His friends and family also knew him as a great athlete and adventure-seeker, who enjoyed tennis, cycling, helicopter skiing and windsurfing. Dr. Gordon was pursuing one of those passions -- cycling -- in the Sierra foothills Saturday when his bicycle collided with a truck near Fiddletown. He was killed instantly.
``He died doing something he loved,'' said his wife of 22 years, Judy Gordon.
Dr. Gordon, 56, was participating in his second ``century'' ride -- a 100-mile organized trek for avid cyclists -- when the accident occurred. But he loved doing just about anything outdoors, including gardening or playing with his dog, Panache.
Dr.

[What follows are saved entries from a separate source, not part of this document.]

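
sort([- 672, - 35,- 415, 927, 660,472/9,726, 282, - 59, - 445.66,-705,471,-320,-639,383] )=[ - 705, - 672,-639, - 445.66,-415, - 320, - 59, - 35,472/9,282,383,471,660,726,927] 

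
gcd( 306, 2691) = 9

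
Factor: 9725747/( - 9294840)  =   - 2^( - 3)*3^(- 2)*5^ (  -  1 )*277^1*25819^( - 1)*35111^1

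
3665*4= 14660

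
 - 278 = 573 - 851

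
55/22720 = 11/4544 = 0.00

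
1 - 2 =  - 1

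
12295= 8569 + 3726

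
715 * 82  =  58630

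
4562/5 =912 + 2/5= 912.40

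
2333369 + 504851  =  2838220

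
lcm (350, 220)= 7700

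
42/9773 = 42/9773 = 0.00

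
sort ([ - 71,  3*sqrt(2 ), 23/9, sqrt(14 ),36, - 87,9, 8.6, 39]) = [ - 87, - 71,23/9, sqrt(14 ),3*sqrt(2),8.6, 9,36, 39]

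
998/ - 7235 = - 1 + 6237/7235 = - 0.14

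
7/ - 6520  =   -1 + 6513/6520 = - 0.00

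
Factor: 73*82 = 5986 = 2^1*41^1*73^1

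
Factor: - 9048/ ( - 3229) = 2^3*3^1*13^1*29^1*3229^ ( - 1 ) 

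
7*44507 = 311549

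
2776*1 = 2776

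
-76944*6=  - 461664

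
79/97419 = 79/97419 = 0.00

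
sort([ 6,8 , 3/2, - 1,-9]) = [  -  9,-1 , 3/2,6,8]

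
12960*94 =1218240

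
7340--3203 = 10543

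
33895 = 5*6779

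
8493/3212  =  8493/3212 = 2.64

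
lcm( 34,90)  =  1530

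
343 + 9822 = 10165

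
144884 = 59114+85770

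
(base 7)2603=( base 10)983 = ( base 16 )3D7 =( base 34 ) SV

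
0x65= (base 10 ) 101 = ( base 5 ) 401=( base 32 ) 35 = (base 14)73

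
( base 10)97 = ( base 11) 89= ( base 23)45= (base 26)3j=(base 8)141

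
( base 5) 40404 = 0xa2c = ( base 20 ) 6a4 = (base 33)2CU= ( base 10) 2604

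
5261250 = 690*7625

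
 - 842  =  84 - 926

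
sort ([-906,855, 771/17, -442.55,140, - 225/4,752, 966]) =[ - 906, - 442.55,  -  225/4,771/17,140,  752,855,966 ] 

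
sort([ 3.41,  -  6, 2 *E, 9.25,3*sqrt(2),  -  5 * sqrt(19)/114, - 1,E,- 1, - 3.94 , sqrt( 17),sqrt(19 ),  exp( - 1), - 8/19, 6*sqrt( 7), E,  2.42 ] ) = [ - 6, - 3.94,-1,-1,-8/19, - 5*sqrt(19 )/114, exp( - 1), 2.42, E, E, 3.41, sqrt(17),  3*sqrt(2 ), sqrt(19), 2 *E, 9.25, 6*sqrt(7 )]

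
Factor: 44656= 2^4*2791^1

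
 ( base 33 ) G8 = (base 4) 20120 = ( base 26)kg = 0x218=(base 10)536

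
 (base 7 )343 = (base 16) b2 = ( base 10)178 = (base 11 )152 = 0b10110010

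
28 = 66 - 38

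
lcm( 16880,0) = 0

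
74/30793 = 74/30793= 0.00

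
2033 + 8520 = 10553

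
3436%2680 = 756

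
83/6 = 83/6 = 13.83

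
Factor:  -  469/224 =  - 2^ (-5) * 67^1  =  -67/32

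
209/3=209/3=69.67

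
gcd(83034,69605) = 1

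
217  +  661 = 878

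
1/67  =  1/67 = 0.01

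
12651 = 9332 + 3319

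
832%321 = 190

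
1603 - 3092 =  - 1489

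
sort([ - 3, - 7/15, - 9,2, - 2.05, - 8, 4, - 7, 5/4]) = [ - 9,-8, - 7, - 3,  -  2.05,-7/15,5/4,  2, 4 ] 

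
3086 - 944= 2142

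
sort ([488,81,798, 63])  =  [ 63,81, 488,798]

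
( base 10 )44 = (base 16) 2C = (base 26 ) 1I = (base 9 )48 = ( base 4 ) 230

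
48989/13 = 48989/13 = 3768.38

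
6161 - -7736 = 13897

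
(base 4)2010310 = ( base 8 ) 20464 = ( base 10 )8500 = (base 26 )ceo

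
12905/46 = 12905/46 = 280.54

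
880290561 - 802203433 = 78087128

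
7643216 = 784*9749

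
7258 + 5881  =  13139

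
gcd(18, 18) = 18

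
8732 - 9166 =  - 434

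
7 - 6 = 1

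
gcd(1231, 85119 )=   1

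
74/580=37/290=0.13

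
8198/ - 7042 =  - 2+ 2943/3521 =- 1.16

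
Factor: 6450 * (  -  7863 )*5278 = - 2^2*3^2*5^2*7^1*13^1*29^1* 43^1*2621^1 = -  267680895300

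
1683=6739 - 5056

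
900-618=282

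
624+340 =964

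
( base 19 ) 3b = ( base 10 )68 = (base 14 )4C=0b1000100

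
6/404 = 3/202 = 0.01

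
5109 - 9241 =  - 4132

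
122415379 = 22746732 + 99668647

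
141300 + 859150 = 1000450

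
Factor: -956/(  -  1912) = 1/2 = 2^(-1)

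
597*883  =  527151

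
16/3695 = 16/3695 = 0.00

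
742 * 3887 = 2884154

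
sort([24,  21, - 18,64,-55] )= [ - 55, - 18,21, 24, 64]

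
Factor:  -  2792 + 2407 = - 385= -5^1*7^1*11^1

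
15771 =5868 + 9903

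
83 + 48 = 131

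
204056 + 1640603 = 1844659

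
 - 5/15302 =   -  1 + 15297/15302 = - 0.00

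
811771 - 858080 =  - 46309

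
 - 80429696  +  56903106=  - 23526590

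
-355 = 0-355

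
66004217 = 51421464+14582753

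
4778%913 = 213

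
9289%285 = 169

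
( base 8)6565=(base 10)3445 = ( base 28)4b1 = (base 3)11201121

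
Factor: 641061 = 3^3 * 23743^1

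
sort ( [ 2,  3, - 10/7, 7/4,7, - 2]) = [ - 2 , - 10/7 , 7/4,  2,3,  7 ]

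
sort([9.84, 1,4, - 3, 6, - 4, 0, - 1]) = [ - 4, - 3, - 1, 0, 1, 4, 6,9.84]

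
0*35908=0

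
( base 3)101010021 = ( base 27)A37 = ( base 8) 16322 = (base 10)7378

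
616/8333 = 616/8333 = 0.07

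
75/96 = 25/32 = 0.78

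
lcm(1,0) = 0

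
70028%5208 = 2324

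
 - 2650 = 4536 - 7186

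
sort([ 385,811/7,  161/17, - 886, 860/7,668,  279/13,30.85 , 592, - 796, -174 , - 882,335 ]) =[ - 886, - 882,-796, - 174,161/17 , 279/13,30.85,811/7,860/7, 335, 385,592,668] 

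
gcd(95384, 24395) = 1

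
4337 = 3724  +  613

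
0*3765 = 0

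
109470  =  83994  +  25476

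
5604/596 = 9 + 60/149 = 9.40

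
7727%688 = 159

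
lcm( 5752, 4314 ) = 17256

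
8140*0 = 0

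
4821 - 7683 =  - 2862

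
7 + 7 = 14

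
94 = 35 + 59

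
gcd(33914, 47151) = 31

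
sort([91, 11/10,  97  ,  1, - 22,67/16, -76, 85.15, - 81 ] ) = [ - 81, - 76, - 22, 1 , 11/10,67/16,85.15,91 , 97]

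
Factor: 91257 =3^1*19^1*1601^1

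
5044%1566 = 346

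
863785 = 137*6305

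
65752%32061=1630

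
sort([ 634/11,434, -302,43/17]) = [-302,43/17 , 634/11,  434 ] 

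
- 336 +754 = 418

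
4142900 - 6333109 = -2190209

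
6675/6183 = 1 + 164/2061 = 1.08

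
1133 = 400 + 733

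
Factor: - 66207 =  - 3^1*29^1*761^1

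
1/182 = 1/182 = 0.01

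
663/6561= 221/2187 = 0.10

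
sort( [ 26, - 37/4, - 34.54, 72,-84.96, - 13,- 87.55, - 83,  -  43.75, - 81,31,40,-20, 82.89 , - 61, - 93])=[  -  93, - 87.55,- 84.96, -83, - 81 ,-61,  -  43.75, - 34.54, - 20, - 13, - 37/4 , 26, 31,40,72,82.89 ] 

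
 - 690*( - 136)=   93840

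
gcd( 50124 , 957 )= 3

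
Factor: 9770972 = 2^2*229^1*10667^1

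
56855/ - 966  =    -  59 + 139/966 = - 58.86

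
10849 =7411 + 3438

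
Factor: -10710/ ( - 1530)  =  7^1 = 7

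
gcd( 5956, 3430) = 2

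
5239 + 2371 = 7610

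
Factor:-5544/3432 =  - 21/13 = - 3^1* 7^1 * 13^( - 1)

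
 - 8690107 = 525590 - 9215697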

Gordon himself had a panache for life, his friends said, enjoying reading, politics and his family life.
He coached his children in T-ball and soccer, participated in a father-daughter social group and was active in his havurah -- a Jewish friendship group.
``He's one of the nicest guys I have ever met,'' said longtime friend Victoria Durt. ``After he became my friend, I decided that I wanted him to be my dentist, that it would make going to the dentist a more pleasant experience. It was.''
Dr. Gordon attended the University of California-Berkeley, and graduated from the UC-San Francisco School of Dentistry. He practiced in Palo Alto for 30 years.
``He could fix anything. He was wonderful with his hands,'' his wife said. ``He could have been a carpenter. He could have been a plumber. He could have been an electrician. Not many people could be like that.''
*Dr. Ronald Albert Gordon*
*Born:* Nov. 19, 1949, in Los Angeles
*Died:* June 3, 2006, near Fiddletown
*Survived by:* His wife, Judy of Palo Alto; a daughter, Amanda of Palo Alto; and a son, Joshua of Palo Alto.
*Services:* Will be held at 3 p.m. Tuesday at Congregation Beth Am, 26790 Arastradero Road, Los Altos Hills.
*Memorial:* Donations in his memory may be made to the Lance Armstrong Foundation, National Mail Processing Center, P.O. Box 6003, Albert Lea, MN 56007-6603.


----------



## [email protected] (Sep 23, 2005)

A customer of mine came in yesterday and told me of the scene. She was visibly shaken as she was telling the story (she rode past soon after it had happened).
So sad...

Be careful out there y'all.


----------